Backed by more than 95 per cent of consultation responses, and providing continuity for farmers and land managers, the regulations will include a two metre “buffer strip” from the centre of hedgerows with no cultivation or application of pesticides or fertilisers, and a hedge cutting ban between March 1 and August 31 to protect nesting birds.

A fairer, more proportionate enforcement approach focused on outcomes will see farmers provided with advice to help them comply with requirements – very different from the approach seen previously.

The regulations will support the efforts of many farmers already carrying out vital work to protect hedgerows, providing important ecological benefits including wildlife habitats, slowing soil erosion and water run-off, supporting crop pollinators and absorbing carbon.

This includes more than 90,000km of hedgerows being managed through 16,000 agreements in the government’s Countryside Stewardship and Sustainable Farming Incentive schemes, and more than 13,000km of hedgerows created or restored using Countryside Stewardship grants.

Farming Minister Mark Spencer said: “Farmers have been protecting, planting and maintaining our hedgerows for centuries and I want to thank them for their continued efforts to help wildlife thrive on their farms alongside food production.

“I am delighted that thousands of farmers are taking up the support and guidance on offer in our Countryside Stewardship and Sustainable Farming Incentive schemes.”

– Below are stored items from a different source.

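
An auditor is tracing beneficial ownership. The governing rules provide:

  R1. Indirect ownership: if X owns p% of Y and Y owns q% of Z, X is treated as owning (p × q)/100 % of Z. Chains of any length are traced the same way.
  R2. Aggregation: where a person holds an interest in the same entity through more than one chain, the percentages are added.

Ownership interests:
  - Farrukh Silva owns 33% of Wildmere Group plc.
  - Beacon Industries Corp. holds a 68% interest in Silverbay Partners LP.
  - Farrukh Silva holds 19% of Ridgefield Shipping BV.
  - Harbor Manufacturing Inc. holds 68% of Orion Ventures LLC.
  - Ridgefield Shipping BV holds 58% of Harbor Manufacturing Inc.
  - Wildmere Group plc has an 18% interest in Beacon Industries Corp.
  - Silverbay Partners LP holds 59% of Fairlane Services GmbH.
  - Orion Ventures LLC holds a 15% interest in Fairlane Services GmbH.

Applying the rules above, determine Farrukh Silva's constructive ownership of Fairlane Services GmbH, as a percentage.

3.507168%

Chain via Ridgefield Shipping BV → Harbor Manufacturing Inc. → Orion Ventures LLC (R1): 19% × 58% × 68% × 15% = 1.12404% of Fairlane Services GmbH.
Chain via Wildmere Group plc → Beacon Industries Corp. → Silverbay Partners LP (R1): 33% × 18% × 68% × 59% = 2.383128% of Fairlane Services GmbH.
Aggregating (R2): 1.12404% + 2.383128% = 3.507168%.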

Almost 9,000 consultation responses were received and highlighted clear support from farmers and environmental groups for hedgerows to be protected in law.

Alongside the two metre buffer strips and spring/summer hedge cutting ban, the government will also introduce a streamlined notification process for farmers needing an exemption to cut or trim hedges in August if they are sowing oilseed rape or temporary grass.

Environment Minister Rebecca Pow said: “Hedgerows have long-shaped our beautiful countryside and provide homes for a huge variety of birds and wildlife, while delivering clear benefits for water, soil and the climate.

“Our consultation showed just how valued our hedgerows are by farmers, the public and environmental groups alike, and these regulations will mean we can all reap the benefits they bring for generations to come.”

The government says the new requirements will be introduced as soon as Parliamentary time allows and will be regulated by the Rural Payments Agency (RPA), who will provide advice and guidance to help farmers comply with the regulations.

The government will also introduce civil and criminal sanctions to enable the RPA to take appropriate and proportionate actions against anyone causing serious or repeated damage.

The government says it will launch a consultation and work with farmers and environmental groups to inform the statutory guidance that will be used to enforce the regulations.

These regulations will sit alongside the existing Hedgerows Regulations 1997 which prohibit the removal of countryside hedgerows, or parts of them, without first seeking approval from the Local Planning Authority.

The Wildlife and Countryside Act 1981 meanwhile prohibits the killing, injuring or taking of wild birds, or taking or damaging their eggs and nests.

The full government response and summary of responses has been published online.